The HBA1C shows (more or less) the average of your bllod sugar over (more or less) the last 3 months. You want to be aiming for a score of 6-7 for your peace of mind. Once you start going over that you really are in diabetes territory.

The thing is with blood sugar is that your levels can vary wildly day to day. Depending on your health, the time of the month, stressful situations etc. Perhaps the day of the test you had a bad day, and normally yo've been having a good day when they have tested you.

If you are worried, the best thing to do would be to invest in a glucometer (they cost betweem 10 and 15 pounds) or convince your GP to prescribe you one. That way you can check your levels daily. If you have been officially "diagnosed" now as diabetic, you may find you get prescribed one anyway. Plus you might get a referral to see a diabetes nurse. All of which can be very useful in helping you understand the whole thing.

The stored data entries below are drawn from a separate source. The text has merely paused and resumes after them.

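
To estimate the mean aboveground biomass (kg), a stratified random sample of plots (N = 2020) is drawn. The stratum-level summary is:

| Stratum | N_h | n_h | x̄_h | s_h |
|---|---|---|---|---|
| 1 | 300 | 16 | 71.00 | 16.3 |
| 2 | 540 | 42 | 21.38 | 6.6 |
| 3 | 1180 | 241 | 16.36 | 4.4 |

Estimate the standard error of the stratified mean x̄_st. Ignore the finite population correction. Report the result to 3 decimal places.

SE(x̄_st) ≈ 0.684

V̂(x̄_st) = Σ W_h² s_h²/n_h, with W_h = N_h/N and N = 2020:
  stratum 1: (300/2020)²·16.3²/16 = 0.366265
  stratum 2: (540/2020)²·6.6²/42 = 0.0741179
  stratum 3: (1180/2020)²·4.4²/241 = 0.0274126
V̂(x̄_st) = 0.467795
SE(x̄_st) = √0.467795 = 0.683956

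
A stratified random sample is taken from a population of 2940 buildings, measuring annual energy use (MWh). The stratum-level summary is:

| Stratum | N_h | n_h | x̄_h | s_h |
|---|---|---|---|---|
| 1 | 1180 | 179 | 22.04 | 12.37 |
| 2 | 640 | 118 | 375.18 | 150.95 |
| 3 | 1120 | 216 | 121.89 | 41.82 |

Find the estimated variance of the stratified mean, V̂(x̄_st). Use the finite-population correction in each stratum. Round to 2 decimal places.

V̂(x̄_st) ≈ 8.53

V̂(x̄_st) = Σ W_h² (1 − n_h/N_h) s_h²/n_h, with W_h = N_h/N and N = 2940:
  stratum 1: (1180/2940)²·(1 − 179/1180)·12.37²/179 = 0.116817
  stratum 2: (640/2940)²·(1 − 118/640)·150.95²/118 = 7.46346
  stratum 3: (1120/2940)²·(1 − 216/1120)·41.82²/216 = 0.948432
V̂(x̄_st) = 8.52871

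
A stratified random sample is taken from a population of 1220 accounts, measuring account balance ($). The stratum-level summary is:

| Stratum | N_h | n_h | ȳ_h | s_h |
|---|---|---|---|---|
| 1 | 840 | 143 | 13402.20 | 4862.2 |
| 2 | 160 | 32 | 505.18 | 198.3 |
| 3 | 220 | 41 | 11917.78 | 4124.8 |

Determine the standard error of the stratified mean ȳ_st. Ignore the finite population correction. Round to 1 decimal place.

SE(ȳ_st) ≈ 303.1

V̂(ȳ_st) = Σ W_h² s_h²/n_h, with W_h = N_h/N and N = 1220:
  stratum 1: (840/1220)²·4862.2²/143 = 78373.4
  stratum 2: (160/1220)²·198.3²/32 = 21.1357
  stratum 3: (220/1220)²·4124.8²/41 = 13494.2
V̂(ȳ_st) = 91888.7
SE(ȳ_st) = √91888.7 = 303.132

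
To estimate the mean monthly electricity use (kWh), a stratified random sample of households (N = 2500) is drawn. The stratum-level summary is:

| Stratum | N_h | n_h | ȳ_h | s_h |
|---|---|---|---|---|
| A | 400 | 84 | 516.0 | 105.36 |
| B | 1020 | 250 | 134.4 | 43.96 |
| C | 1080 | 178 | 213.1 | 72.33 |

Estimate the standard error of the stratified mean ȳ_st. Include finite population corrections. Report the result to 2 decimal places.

V̂(ȳ_st) = Σ W_h² (1 − n_h/N_h) s_h²/n_h, with W_h = N_h/N and N = 2500:
  stratum A: (400/2500)²·(1 − 84/400)·105.36²/84 = 2.67263
  stratum B: (1020/2500)²·(1 − 250/1020)·43.96²/250 = 0.971373
  stratum C: (1080/2500)²·(1 − 178/1080)·72.33²/178 = 4.58107
V̂(ȳ_st) = 8.22508
SE(ȳ_st) = √8.22508 = 2.86794

SE(ȳ_st) ≈ 2.87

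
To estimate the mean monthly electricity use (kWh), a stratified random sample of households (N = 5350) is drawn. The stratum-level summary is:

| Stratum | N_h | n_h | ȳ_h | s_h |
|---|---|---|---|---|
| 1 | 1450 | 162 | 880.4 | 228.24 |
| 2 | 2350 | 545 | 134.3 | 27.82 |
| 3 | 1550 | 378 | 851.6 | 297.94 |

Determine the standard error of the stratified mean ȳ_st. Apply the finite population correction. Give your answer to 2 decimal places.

SE(ȳ_st) ≈ 6.01

V̂(ȳ_st) = Σ W_h² (1 − n_h/N_h) s_h²/n_h, with W_h = N_h/N and N = 5350:
  stratum 1: (1450/5350)²·(1 − 162/1450)·228.24²/162 = 20.9819
  stratum 2: (2350/5350)²·(1 − 545/2350)·27.82²/545 = 0.210453
  stratum 3: (1550/5350)²·(1 − 378/1550)·297.94²/378 = 14.9045
V̂(ȳ_st) = 36.0969
SE(ȳ_st) = √36.0969 = 6.00807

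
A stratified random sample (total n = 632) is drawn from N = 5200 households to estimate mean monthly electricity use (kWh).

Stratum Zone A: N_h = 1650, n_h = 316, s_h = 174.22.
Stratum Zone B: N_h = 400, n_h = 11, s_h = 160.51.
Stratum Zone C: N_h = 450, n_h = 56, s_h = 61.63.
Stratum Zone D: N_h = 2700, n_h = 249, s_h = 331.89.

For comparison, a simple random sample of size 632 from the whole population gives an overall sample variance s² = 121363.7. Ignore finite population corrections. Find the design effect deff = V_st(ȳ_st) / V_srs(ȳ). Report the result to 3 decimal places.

deff ≈ 0.746

V̂(ȳ_st) = Σ W_h² s_h²/n_h, with W_h = N_h/N and N = 5200:
  stratum Zone A: (1650/5200)²·174.22²/316 = 9.67097
  stratum Zone B: (400/5200)²·160.51²/11 = 13.8588
  stratum Zone C: (450/5200)²·61.63²/56 = 0.507943
  stratum Zone D: (2700/5200)²·331.89²/249 = 119.264
V_st = 143.302
V_srs = s²/n = 121363.7/632 = 192.031
deff = V_st / V_srs = 143.302/192.031 = 0.7462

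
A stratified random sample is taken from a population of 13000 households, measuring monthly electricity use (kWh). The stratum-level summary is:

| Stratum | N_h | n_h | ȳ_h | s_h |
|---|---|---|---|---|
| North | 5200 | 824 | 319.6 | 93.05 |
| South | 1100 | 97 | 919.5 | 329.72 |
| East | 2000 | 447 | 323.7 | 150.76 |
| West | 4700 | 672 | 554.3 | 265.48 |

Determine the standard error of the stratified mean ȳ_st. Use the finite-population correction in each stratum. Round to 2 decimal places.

V̂(ȳ_st) = Σ W_h² (1 − n_h/N_h) s_h²/n_h, with W_h = N_h/N and N = 13000:
  stratum North: (5200/13000)²·(1 − 824/5200)·93.05²/824 = 1.41481
  stratum South: (1100/13000)²·(1 − 97/1100)·329.72²/97 = 7.31688
  stratum East: (2000/13000)²·(1 − 447/2000)·150.76²/447 = 0.9345
  stratum West: (4700/13000)²·(1 − 672/4700)·265.48²/672 = 11.7488
V̂(ȳ_st) = 21.415
SE(ȳ_st) = √21.415 = 4.62764

SE(ȳ_st) ≈ 4.63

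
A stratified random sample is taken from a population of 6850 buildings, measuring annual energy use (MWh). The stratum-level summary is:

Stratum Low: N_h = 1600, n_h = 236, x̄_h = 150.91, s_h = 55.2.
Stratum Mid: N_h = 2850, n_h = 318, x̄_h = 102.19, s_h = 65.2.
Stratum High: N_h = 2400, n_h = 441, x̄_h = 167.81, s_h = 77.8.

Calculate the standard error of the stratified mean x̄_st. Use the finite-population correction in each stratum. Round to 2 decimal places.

SE(x̄_st) ≈ 2.01

V̂(x̄_st) = Σ W_h² (1 − n_h/N_h) s_h²/n_h, with W_h = N_h/N and N = 6850:
  stratum Low: (1600/6850)²·(1 − 236/1600)·55.2²/236 = 0.600509
  stratum Mid: (2850/6850)²·(1 − 318/2850)·65.2²/318 = 2.05587
  stratum High: (2400/6850)²·(1 − 441/2400)·77.8²/441 = 1.37526
V̂(x̄_st) = 4.03164
SE(x̄_st) = √4.03164 = 2.00789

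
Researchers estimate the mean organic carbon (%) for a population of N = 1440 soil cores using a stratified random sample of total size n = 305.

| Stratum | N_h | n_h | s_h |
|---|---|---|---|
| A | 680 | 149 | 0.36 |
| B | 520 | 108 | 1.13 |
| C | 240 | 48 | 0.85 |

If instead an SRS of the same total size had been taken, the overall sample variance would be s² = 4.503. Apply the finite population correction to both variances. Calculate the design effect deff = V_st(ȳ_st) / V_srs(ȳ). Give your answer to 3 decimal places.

V̂(ȳ_st) = Σ W_h² (1 − n_h/N_h) s_h²/n_h, with W_h = N_h/N and N = 1440:
  stratum A: (680/1440)²·(1 − 149/680)·0.36²/149 = 0.00015146
  stratum B: (520/1440)²·(1 − 108/520)·1.13²/108 = 0.00122154
  stratum C: (240/1440)²·(1 − 48/240)·0.85²/48 = 0.000334491
V_st = 0.00170749
V_srs = (1 − 305/1440)·4.503/305 = 0.0116369
deff = V_st / V_srs = 0.00170749/0.0116369 = 0.1467

deff ≈ 0.147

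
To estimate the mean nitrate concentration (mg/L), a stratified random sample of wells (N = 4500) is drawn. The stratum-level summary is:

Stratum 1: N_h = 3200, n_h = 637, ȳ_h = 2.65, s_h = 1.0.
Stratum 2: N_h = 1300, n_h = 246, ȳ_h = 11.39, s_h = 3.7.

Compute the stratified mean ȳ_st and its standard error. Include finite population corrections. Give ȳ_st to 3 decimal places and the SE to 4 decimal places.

ȳ_st = Σ W_h ȳ_h = (3200·2.65 + 1300·11.39)/4500 = 5.17489
V̂(ȳ_st) = Σ W_h² (1 − n_h/N_h) s_h²/n_h, with W_h = N_h/N and N = 4500:
  stratum 1: (3200/4500)²·(1 − 637/3200)·1.0²/637 = 0.00063582
  stratum 2: (1300/4500)²·(1 − 246/1300)·3.7²/246 = 0.00376554
V̂(ȳ_st) = 0.00440136
SE(ȳ_st) = √0.00440136 = 0.0663427

ȳ_st ≈ 5.175, SE ≈ 0.0663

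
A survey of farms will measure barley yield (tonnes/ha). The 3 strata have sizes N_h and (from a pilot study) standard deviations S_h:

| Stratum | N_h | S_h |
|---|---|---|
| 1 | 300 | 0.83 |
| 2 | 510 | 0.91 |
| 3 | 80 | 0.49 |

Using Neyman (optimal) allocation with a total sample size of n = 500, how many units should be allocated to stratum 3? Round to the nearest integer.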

Catitainahatita Sun 18-Oct-09 00:57:27

Sorry I menat that a score of over 7 means increased risk of diabetes related ills. Sorry to be so unclear. Although I think that up to 8.0 is acceptable in a diabetic.

Sorry, I always fixate on 7 because it was the upper limit I could have the year prior to TTC (I'm a type 1 diabetic)

sincitylover Sun 18-Oct-09 15:57:08

thanks yes I think the appointment with gp will be useful - it just seems so much to get your head around esp having to do bloods regularly

However I do still get spells of fogginess usually at certain times of day and if they could be cleared that would be great.

Catitainahatita Sun 18-Oct-09 19:13:40

The best way to deal with diabetes, imho, is to learn about it and understand how your body deals with glucose. It seems to me that everyone is slightly different and this causes confusion especially for GPs and medical generalists who are not specialists. Thus to avoid being confused/misled and criticised unnecessarily you have to be your own best advocate.
There is lots of good info on the web. Diabetes UK has a great page, for example.

Lots of people get scared by diabetes and by the prospect of having to use medication on a long term basis. This is very normal, but can be dealt with by education and "coming to terms with things". This takes a awhile, but believe me, it gets easier and easier.

sincitylover Mon 19-Oct-09 10:45:38

thanks yes I know I need to get my head around it and it will take time.

Have started to read more around the subject.

It just seems so overwhelming.

Catitainahatita Mon 19-Oct-09 15:36:25

Of course it does. Because it is overwhelming. It is a big deal after all. You need to go easy on yourself and try to remember that you aren't superwoman. You can only do your best, not more not less.

When I was first diagnosed (5 years ago) I was a nightmare ot live with for about 18 months. I obsessed about testing, counting glucose in meals and getting hysterical everytime my blood sugar didn't follow "acceptable guidelines". I got depressed, lost lots of weight and basically was a misery guts.

Once I relaxed a bit, got more confidence and learnt about my condition, things got easier. Above all I stopped taking as gospel everything someone in a white coat or a uniform told me. Doing my own research made me much more confident and less likely to stress.

You'll come to terms with this in your own way. Be kind to yourself and try no to stress too much.